Instagram po 15 latach w końcu to zrobił. Lepiej późno niż wcale

Instagram wreszcie pojawił się na iPadzie, spełniając marzenia milionów użytkowników, którzy od lat domagali się dedykowanej aplikacji na tablety Apple.
Po 15 latach oczekiwania, platforma należąca do Meta zdecydowała się na stworzenie natywnej wersji, która jest już dostępna do pobrania dla urządzeń z systemem iPadOS 15.1 lub nowszym.




Nowa aplikacja na iPadzie nie jest prostym przeniesieniem wersji z iPhone’a, ponieważ została zoptymalizowana pod kątem większego ekranu, oferując bardziej przejrzysty interfejs.

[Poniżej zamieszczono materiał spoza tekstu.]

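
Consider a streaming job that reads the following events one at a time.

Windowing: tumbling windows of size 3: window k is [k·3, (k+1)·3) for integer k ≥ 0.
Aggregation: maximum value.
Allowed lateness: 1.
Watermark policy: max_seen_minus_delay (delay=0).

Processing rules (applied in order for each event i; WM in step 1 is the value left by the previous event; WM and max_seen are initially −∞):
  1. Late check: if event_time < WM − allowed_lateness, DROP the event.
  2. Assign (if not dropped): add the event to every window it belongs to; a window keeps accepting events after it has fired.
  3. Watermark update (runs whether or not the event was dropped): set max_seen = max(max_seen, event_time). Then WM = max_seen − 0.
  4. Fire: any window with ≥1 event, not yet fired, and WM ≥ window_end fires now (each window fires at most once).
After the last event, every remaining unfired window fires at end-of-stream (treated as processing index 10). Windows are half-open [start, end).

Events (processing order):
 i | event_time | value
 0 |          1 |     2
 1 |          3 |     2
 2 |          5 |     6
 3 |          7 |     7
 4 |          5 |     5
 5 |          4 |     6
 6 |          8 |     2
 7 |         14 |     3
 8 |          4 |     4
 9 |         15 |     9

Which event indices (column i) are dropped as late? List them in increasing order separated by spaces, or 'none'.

4 5 8

i=0 t=1 v=2: → [0,3); WM=1
i=1 t=3 v=2: → [3,6); WM=3; [0,3) fires=2
i=2 t=5 v=6: → [3,6); WM=5
i=3 t=7 v=7: → [6,9); WM=7; [3,6) fires=6
i=4 t=5 v=5: DROP (t<7-1); WM=7
i=5 t=4 v=6: DROP (t<7-1); WM=7
i=6 t=8 v=2: → [6,9); WM=8
i=7 t=14 v=3: → [12,15); WM=14; [6,9) fires=7
i=8 t=4 v=4: DROP (t<14-1); WM=14
i=9 t=15 v=9: → [15,18); WM=15; [12,15) fires=3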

Użytkownicy mogą liczyć na wygodne przeglądanie Rolek, które pojawiają się od razu po uruchomieniu aplikacji, a Relacje pozostają przypięte na górze ekranu.

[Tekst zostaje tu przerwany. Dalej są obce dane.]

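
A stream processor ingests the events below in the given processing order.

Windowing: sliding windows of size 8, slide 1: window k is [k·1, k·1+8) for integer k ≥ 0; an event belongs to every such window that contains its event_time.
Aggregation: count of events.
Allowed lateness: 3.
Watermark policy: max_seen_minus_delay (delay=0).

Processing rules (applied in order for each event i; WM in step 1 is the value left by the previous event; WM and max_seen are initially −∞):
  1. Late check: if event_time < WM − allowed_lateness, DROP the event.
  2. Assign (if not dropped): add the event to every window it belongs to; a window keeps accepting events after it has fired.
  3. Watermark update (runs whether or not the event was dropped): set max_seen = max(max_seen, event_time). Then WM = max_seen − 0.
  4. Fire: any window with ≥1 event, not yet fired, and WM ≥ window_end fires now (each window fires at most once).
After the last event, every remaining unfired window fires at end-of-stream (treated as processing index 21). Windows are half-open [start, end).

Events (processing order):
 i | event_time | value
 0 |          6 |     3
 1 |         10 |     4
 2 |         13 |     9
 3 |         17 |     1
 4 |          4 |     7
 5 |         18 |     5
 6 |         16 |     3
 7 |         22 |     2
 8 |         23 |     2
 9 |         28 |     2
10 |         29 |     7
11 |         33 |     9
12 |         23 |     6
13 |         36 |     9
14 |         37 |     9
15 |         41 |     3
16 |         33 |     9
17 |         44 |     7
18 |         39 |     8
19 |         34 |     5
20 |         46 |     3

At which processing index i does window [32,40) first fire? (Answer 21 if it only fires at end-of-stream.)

15

i=0 t=6 v=3: → [6,14),[5,13),[4,12),[3,11),[2,10),[1,9),[0,8); WM=6
i=1 t=10 v=4: → [10,18),[9,17),[8,16),[7,15),[6,14),[5,13),[4,12),[3,11); WM=10; [0,8) fires=1 [1,9) fires=1 [2,10) fires=1
i=2 t=13 v=9: → [13,21),[12,20),[11,19),[10,18),[9,17),[8,16),[7,15),[6,14); WM=13; [3,11) fires=2 [4,12) fires=2 [5,13) fires=2
i=3 t=17 v=1: → [17,25),[16,24),[15,23),[14,22),[13,21),[12,20),[11,19),[10,18); WM=17; [6,14) fires=3 [7,15) fires=2 [8,16) fires=2 [9,17) fires=2
i=4 t=4 v=7: DROP (t<17-3); WM=17
i=5 t=18 v=5: → [18,26),[17,25),[16,24),[15,23),[14,22),[13,21),[12,20),[11,19); WM=18; [10,18) fires=3
i=6 t=16 v=3: → [16,24),[15,23),[14,22),[13,21),[12,20),[11,19),[10,18),[9,17); WM=18
i=7 t=22 v=2: → [22,30),[21,29),[20,28),[19,27),[18,26),[17,25),[16,24),[15,23); WM=22; [11,19) fires=4 [12,20) fires=4 [13,21) fires=4 [14,22) fires=3
i=8 t=23 v=2: → [23,31),[22,30),[21,29),[20,28),[19,27),[18,26),[17,25),[16,24); WM=23; [15,23) fires=4
i=9 t=28 v=2: → [28,36),[27,35),[26,34),[25,33),[24,32),[23,31),[22,30),[21,29); WM=28; [16,24) fires=5 [17,25) fires=4 [18,26) fires=3 [19,27) fires=2 [20,28) fires=2
i=10 t=29 v=7: → [29,37),[28,36),[27,35),[26,34),[25,33),[24,32),[23,31),[22,30); WM=29; [21,29) fires=3
i=11 t=33 v=9: → [33,41),[32,40),[31,39),[30,38),[29,37),[28,36),[27,35),[26,34); WM=33; [22,30) fires=4 [23,31) fires=3 [24,32) fires=2 [25,33) fires=2
i=12 t=23 v=6: DROP (t<33-3); WM=33
i=13 t=36 v=9: → [36,44),[35,43),[34,42),[33,41),[32,40),[31,39),[30,38),[29,37); WM=36; [26,34) fires=3 [27,35) fires=3 [28,36) fires=3
i=14 t=37 v=9: → [37,45),[36,44),[35,43),[34,42),[33,41),[32,40),[31,39),[30,38); WM=37; [29,37) fires=3
i=15 t=41 v=3: → [41,49),[40,48),[39,47),[38,46),[37,45),[36,44),[35,43),[34,42); WM=41; [30,38) fires=3 [31,39) fires=3 [32,40) fires=3 [33,41) fires=3
i=16 t=33 v=9: DROP (t<41-3); WM=41
i=17 t=44 v=7: → [44,52),[43,51),[42,50),[41,49),[40,48),[39,47),[38,46),[37,45); WM=44; [34,42) fires=3 [35,43) fires=3 [36,44) fires=3
i=18 t=39 v=8: DROP (t<44-3); WM=44
i=19 t=34 v=5: DROP (t<44-3); WM=44
i=20 t=46 v=3: → [46,54),[45,53),[44,52),[43,51),[42,50),[41,49),[40,48),[39,47); WM=46; [37,45) fires=3 [38,46) fires=2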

Wprowadzono także nowe filtry w sekcji „Obserwowani”, takie jak „Wszyscy”, „Znajomi” i „Najnowsze”, co pozwala na lepsze dopasowanie wyświetlanych treści do własnych preferencji. Instagram zadbał również o wsparcie dla multitaskingu. Rolki można oglądać na pełnym ekranie, jednocześnie śledząc komentarze, a wiadomości wyświetlane są na podzielonym ekranie, co znacznie ułatwia komunikację.
Tak późna premiera wynikała z podejścia i ograniczonych zasobów Instagrama. Jednak rosnąca popularność tabletów jako narzędzi do konsumpcji treści sprawiła, że Meta w końcu odpowiedziała na potrzeby użytkowników.